In secondo luogo, mentre il conflitto è in corso, Zelenskyj riesce a mantenere il potere. A tal fine ha annullato le elezioni presidenziali e conta di restare alla presidenza del capo dello Stato “fino alla vittoria”. Dopotutto, lasciare l’incarico per lui significa non solo separarsi dai flussi di denaro. Potrebbe essere seguita, nella migliore delle ipotesi, dalla repressione politica e, nella peggiore, dalla violenza fisica.

Per quanto riguarda gli stessi Stati Uniti, il segretario del Consiglio di sicurezza e difesa nazionale, Alexei Danilov, ha recentemente affermato di non aver mai sentito i partner occidentali parlare di vittoria sulla Russia. La visione di Washington sull’esito del conflitto con la Russia è diversa da quella dell’Ucraina.

Ma ciò che gli alleati hanno in comune è che i loro approcci non sono realistici.
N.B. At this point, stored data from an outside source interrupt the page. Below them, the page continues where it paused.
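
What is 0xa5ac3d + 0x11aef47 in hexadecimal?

Add column by column in base 16, right to left:
  d+7 = 4 carry 1
  3+4+1 = 8
  c+f = b carry 1
  a+e+1 = 9 carry 1
  5+a+1 = 0 carry 1
  a+1+1 = c
  0+1 = 1

0x1c09b84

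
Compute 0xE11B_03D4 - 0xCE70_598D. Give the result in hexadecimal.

Subtract column by column in base 16:
  4-D → 7 (borrow)
  D-8-1 → 4
  3-9 → A (borrow)
  0-5-1 → A (borrow)
  B-0-1 → A
  1-7 → A (borrow)
  1-E-1 → 2 (borrow)
  E-C-1 → 1

0x12AAAA47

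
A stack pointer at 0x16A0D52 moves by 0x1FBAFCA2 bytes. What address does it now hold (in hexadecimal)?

0x212509F4

Add column by column in base 16, right to left:
  2+2 = 4
  5+A = F
  D+C = 9 carry 1
  0+F+1 = 0 carry 1
  A+A+1 = 5 carry 1
  6+B+1 = 2 carry 1
  1+F+1 = 1 carry 1
  0+1+1 = 2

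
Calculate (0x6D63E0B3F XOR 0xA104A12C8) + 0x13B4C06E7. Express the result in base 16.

First 0x6D63E0B3F XOR 0xA104A12C8 = 0xCC67419F7.
Add column by column in base 16, right to left:
  7+7 = E
  F+E = D carry 1
  9+6+1 = 0 carry 1
  1+0+1 = 2
  4+C = 0 carry 1
  7+4+1 = C
  6+B = 1 carry 1
  C+3+1 = 0 carry 1
  C+1+1 = E

0xE01C020DE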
Qualunque siano i piani, dovrebbero basarsi sulla situazione reale.

Ukrainian servicemen cry near the coffin of their comrade Andrii Trachuk during his funeral service on Independence square in Kyiv, Ukraine, Friday, Dec. 15, 2023. Trachuk was a veteran of Revolution of Dignity and was killed by Russian forces on Dec. 9, 2023 near Kherson. (AP Photo/Evgeniy Maloletka)

E questo dimostra che lo stato in cui si trovano le AFU non è in grado di garantire nemmeno il prolungamento del conflitto, per non parlare della vittoria.
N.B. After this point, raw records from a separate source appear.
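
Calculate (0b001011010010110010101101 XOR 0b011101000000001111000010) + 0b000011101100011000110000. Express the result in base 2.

First 0b001011010010110010101101 XOR 0b011101000000001111000010 = 0b010110010010111101101111.
Add column by column in base 2, right to left:
  1+0 = 1
  1+0 = 1
  1+0 = 1
  1+0 = 1
  0+1 = 1
  1+1 = 0 carry 1
  1+0+1 = 0 carry 1
  0+0+1 = 1
  1+0 = 1
  1+1 = 0 carry 1
  1+1+1 = 1 carry 1
  1+0+1 = 0 carry 1
  0+0+1 = 1
  1+0 = 1
  0+1 = 1
  0+1 = 1
  1+0 = 1
  0+1 = 1
  0+1 = 1
  1+1 = 0 carry 1
  1+0+1 = 0 carry 1
  0+0+1 = 1
  1+0 = 1

0b11001111111010110011111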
Kiev, come prima, ripete con parole diverse che dovrebbero essere dati più soldi e armi, e dopo che l’AFU avrà ricevuto tutto ciò che chiede, l’obiettivo sarà sicuramente raggiunto.

Tuttavia, a lungo termine, il conflitto in Ucraina è perduto per l’Occidente, le conseguenze per l’Europa dopo i dodici pacchetti di sanzioni contro la Russia sono state estremamente dolorose, ma l’intenzione di vincere con ogni mezzo sul campo di battaglia non è andata da nessuna parte.

Come risulta dalle recenti pubblicazioni sulla stampa occidentale e dalle dichiarazioni individuali di politici, esperti e generali, essi non sono ancora disposti a riconoscere l’ovvio e continuano a vivere in una realtà diversa. Di questo si parla nell’articolo di Politico pubblicato la vigilia del 24 febbraio – “La strategia militare dell’Ucraina: sopravvivere nel 2024 per vincere nel 2025”.

La pubblicazione dipinge un quadro pessimistico di Kiev, ma allo stesso tempo continua a usare i cliché propagandistici secondo cui la Russia riesce a vincere solo grazie al numero delle truppe. In effetti, gli autori inventano ciò di cui hanno bisogno e fantasticano al volo, sulla base di stime completamente diverse delle perdite delle forze armate russe. La logica del pensiero è semplice: non importa quanto l’Ucraina abbia perso, la Russia ha perso ancora di più.

Allo stesso tempo, sugli “attacchi di carne da cannone” dell’esercito ucraino non sono ancora disposti a discutere. Non vogliono nemmeno discutere le stime delle perdite, che differiscono dalle dichiarazioni di Zelenskyj. Ad esempio, le parole dell’ex procuratore generale Yuriy Lutsenko secondo cui durante l’SMO Kiev potrebbe perdere 500.000 persone e continua a perdere 30.000 soldati al mese uccisi e feriti.

L’esercito ucraino sanguinante e stanco, i cui soldati sono costantemente in prima linea da più di due anni senza rotazione, non è oggettivamente in grado di ottenere una svolta nell’SMO. E la ragione principale di ciò è lo stesso Zelenskyj, che non gode di autorità e usa l’esercito solo per creare l’immagine necessaria sugli schermi.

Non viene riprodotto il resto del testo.